Pengungkapan kasus ini berawal dari laporan masyarakat yang resah dengan aktivitas peredaran narkoba di wilayah Kabupaten Maros. Informasi tersebut kemudian ditindaklanjuti melalui serangkaian. Penyelidikan intensif oleh Sat Narkoba Polres Maros.
Hasilnya, petugas menggerebek sebuah rumah kontrakan di Dusun Makkaraeng. Kecamatan Mandai yang diduga menjadi lokasi transit narkotika. Dalam operasi tersebut, kedua pelaku berhasil diamankan tanpa perlawanan berarti.
Saat penggeledahan, polisi menemukan sabu yang disembunyikan di dalam mobil milik pelaku. Petugas juga menemukan sejumlah paket sabu lainnya, di dalam rumah kontrakan yang diduga telah siap diedarkan.
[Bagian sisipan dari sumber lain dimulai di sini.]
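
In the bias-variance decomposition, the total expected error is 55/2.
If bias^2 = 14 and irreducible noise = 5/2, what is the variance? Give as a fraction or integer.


Total error = bias^2 + variance + irreducible noise. So variance = 55/2 - 14 - 5/2 = 11.

11


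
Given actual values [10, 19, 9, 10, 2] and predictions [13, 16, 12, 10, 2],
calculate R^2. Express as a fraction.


Mean(y) = 10. SS_res = 27. SS_tot = 146. R^2 = 1 - 27/(146) = 119/146.

119/146


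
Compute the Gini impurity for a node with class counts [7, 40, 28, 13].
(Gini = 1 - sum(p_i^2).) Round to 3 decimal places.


Total = 88. Proportions: 7/88, 40/88, 28/88, 13/88. sum(p_i^2) = 0.3360. Gini = 1 - 0.3360 = 0.6640, which rounds to 0.664.

0.664


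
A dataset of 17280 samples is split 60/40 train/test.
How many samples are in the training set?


Test set = 17280 * 40% = 6912. Training set = 17280 - 6912 = 10368.

10368


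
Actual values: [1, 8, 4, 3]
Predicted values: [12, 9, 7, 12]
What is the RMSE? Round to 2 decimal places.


MSE = 53.0000. RMSE = sqrt(53.0000) = 7.28.

7.28


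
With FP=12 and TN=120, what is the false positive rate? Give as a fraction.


FPR = FP / (FP + TN) = 12 / 132 = 1/11.

1/11


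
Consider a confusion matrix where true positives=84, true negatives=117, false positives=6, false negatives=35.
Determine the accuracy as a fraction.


Accuracy = (TP + TN) / (TP + TN + FP + FN) = (84 + 117) / 242 = 201/242.

201/242


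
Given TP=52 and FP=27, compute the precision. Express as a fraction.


Precision = TP / (TP + FP) = 52 / 79 = 52/79.

52/79


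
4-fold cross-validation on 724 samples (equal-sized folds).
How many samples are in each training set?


Each validation fold has 724/4 = 181 samples. Training set = 724 - 181 = 543.

543


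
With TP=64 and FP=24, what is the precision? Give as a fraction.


Precision = TP / (TP + FP) = 64 / 88 = 8/11.

8/11


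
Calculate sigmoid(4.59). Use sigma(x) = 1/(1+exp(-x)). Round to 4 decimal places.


sigma(4.59) = 1/(1+e^(-4.59)) = 1/(1+0.010153) = 1/1.010153 = 0.9899.

0.9899


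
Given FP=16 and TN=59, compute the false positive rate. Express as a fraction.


FPR = FP / (FP + TN) = 16 / 75 = 16/75.

16/75


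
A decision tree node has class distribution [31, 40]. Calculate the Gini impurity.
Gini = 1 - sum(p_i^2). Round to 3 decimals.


Total = 71. Proportions: 31/71, 40/71. sum(p_i^2) = 0.5080. Gini = 1 - 0.5080 = 0.4920, which rounds to 0.492.

0.492


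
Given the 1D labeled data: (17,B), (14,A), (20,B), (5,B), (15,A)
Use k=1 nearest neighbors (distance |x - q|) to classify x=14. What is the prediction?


Distances: |17-14|=3, |14-14|=0, |20-14|=6, |5-14|=9, |15-14|=1. 1 nearest: (14,A). Counts: {'A': 1}. Majority class: A.

A


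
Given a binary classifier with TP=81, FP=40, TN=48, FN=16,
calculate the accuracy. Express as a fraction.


Accuracy = (TP + TN) / (TP + TN + FP + FN) = (81 + 48) / 185 = 129/185.

129/185


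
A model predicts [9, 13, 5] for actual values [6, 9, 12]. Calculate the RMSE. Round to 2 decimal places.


MSE = 24.6667. RMSE = sqrt(24.6667) = 4.97.

4.97


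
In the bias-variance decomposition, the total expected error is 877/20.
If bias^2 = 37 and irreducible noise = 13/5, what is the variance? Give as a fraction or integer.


Total error = bias^2 + variance + irreducible noise. So variance = 877/20 - 37 - 13/5 = 17/4.

17/4


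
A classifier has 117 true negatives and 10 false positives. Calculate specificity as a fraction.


Specificity = TN / (TN + FP) = 117 / 127 = 117/127.

117/127


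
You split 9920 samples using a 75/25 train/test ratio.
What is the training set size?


Test set = 9920 * 25% = 2480. Training set = 9920 - 2480 = 7440.

7440


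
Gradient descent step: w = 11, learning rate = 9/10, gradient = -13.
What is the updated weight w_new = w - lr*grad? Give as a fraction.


w_new = 11 - 9/10 * -13 = 11 - -117/10 = 227/10.

227/10


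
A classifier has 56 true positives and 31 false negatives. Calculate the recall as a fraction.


Recall = TP / (TP + FN) = 56 / 87 = 56/87.

56/87


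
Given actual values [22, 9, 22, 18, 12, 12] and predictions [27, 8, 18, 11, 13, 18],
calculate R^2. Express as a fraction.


Mean(y) = 95/6. SS_res = 128. SS_tot = 941/6. R^2 = 1 - 128/(941/6) = 173/941.

173/941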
Selain narkotika, polisi menyita timbangan digital dan telepon genggam yang diduga digunakan sebagai sarana transaksi. Serta komunikasi dengan jaringan pengedar lainnya.
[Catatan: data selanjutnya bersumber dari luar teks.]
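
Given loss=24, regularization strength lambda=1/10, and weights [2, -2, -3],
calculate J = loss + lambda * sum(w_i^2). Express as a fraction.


L2 sq norm = sum(w^2) = 17. J = 24 + 1/10 * 17 = 257/10.

257/10


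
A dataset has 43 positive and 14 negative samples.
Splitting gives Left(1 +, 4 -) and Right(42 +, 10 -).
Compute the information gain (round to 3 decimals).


H(parent) = 0.8043. H(left) = 0.7219, H(right) = 0.7063. Weighted = (5/57)*0.7219 + (52/57)*0.7063 = 0.7077. IG = 0.8043 - 0.7077 = 0.0966, which rounds to 0.097.

0.097


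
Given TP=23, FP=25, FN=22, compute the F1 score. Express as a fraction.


Precision = 23/48 = 23/48. Recall = 23/45 = 23/45. F1 = 2*P*R/(P+R) = 46/93.

46/93


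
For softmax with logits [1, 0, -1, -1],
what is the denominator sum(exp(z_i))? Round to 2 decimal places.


Denom = e^1=2.7183 + e^0=1.0000 + e^-1=0.3679 + e^-1=0.3679. Sum = 4.4541, which rounds to 4.45.

4.45


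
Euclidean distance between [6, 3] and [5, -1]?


d = sqrt(sum of squared differences). (6-5)^2=1, (3--1)^2=16. Sum = 17.

sqrt(17)


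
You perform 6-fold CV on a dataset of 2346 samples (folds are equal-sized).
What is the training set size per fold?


Each validation fold has 2346/6 = 391 samples. Training set = 2346 - 391 = 1955.

1955


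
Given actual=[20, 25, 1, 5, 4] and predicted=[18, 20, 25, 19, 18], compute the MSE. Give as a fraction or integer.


MSE = (1/5) * ((20-18)^2=4 + (25-20)^2=25 + (1-25)^2=576 + (5-19)^2=196 + (4-18)^2=196). Sum = 997. MSE = 997/5.

997/5


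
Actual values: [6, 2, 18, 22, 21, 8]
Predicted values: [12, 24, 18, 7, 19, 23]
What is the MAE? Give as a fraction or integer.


MAE = (1/6) * (|6-12|=6 + |2-24|=22 + |18-18|=0 + |22-7|=15 + |21-19|=2 + |8-23|=15). Sum = 60. MAE = 10.

10


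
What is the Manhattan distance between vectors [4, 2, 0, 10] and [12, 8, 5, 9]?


d = sum of absolute differences: |4-12|=8 + |2-8|=6 + |0-5|=5 + |10-9|=1 = 20.

20


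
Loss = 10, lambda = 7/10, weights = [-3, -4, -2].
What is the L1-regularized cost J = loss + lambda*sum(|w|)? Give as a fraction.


L1 norm = sum(|w|) = 9. J = 10 + 7/10 * 9 = 163/10.

163/10


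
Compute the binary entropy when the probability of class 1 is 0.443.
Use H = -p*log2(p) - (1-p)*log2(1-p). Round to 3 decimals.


H = -0.443*log2(0.443) - 0.557*log2(0.557) = 0.991.

0.991


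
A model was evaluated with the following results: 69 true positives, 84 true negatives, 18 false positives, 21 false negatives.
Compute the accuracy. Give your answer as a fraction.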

Kasat Narkoba Polres Maros. Iptu Asri Arif, SH, mengungkapkan total barang bukti yang diamankan, mencapai 421 gram sabu.
“Pengungkapan ini menjadi langkah penting dalam memutus mata rantai peredaran narkotika. Ribuan warga, khususnya generasi muda, berhasil diselamatkan dari ancaman penyalahgunaan narkoba,” ujarnya, Rabu (10/6/2026).
Dari hasil pemeriksaan sementara, sabu tersebut diduga berasal dari luar Kabupaten Maros. Barang haram itu rencananya akan diedarkan di wilayah. Maros, Bone, dan sejumlah daerah lain di Sulawesi Selatan.
Polisi menduga kedua pelaku bukan pemain baru. Penyidik kini masih melakukan pengembangan untuk mengungkap jaringan yang lebih besar. Termasuk pemasok utama yang memasok sabu kepada para pelaku.
Kedua tersangka kini mendekam di Rumah Tahanan Polres Maros. Mereka dijerat Undang-Undang Nomor 35 Tahun 2009 tentang. Narkotika dengan ancaman hukuman pidana mati, penjara seumur hidup, atau pidana penjara paling singkat enam tahun.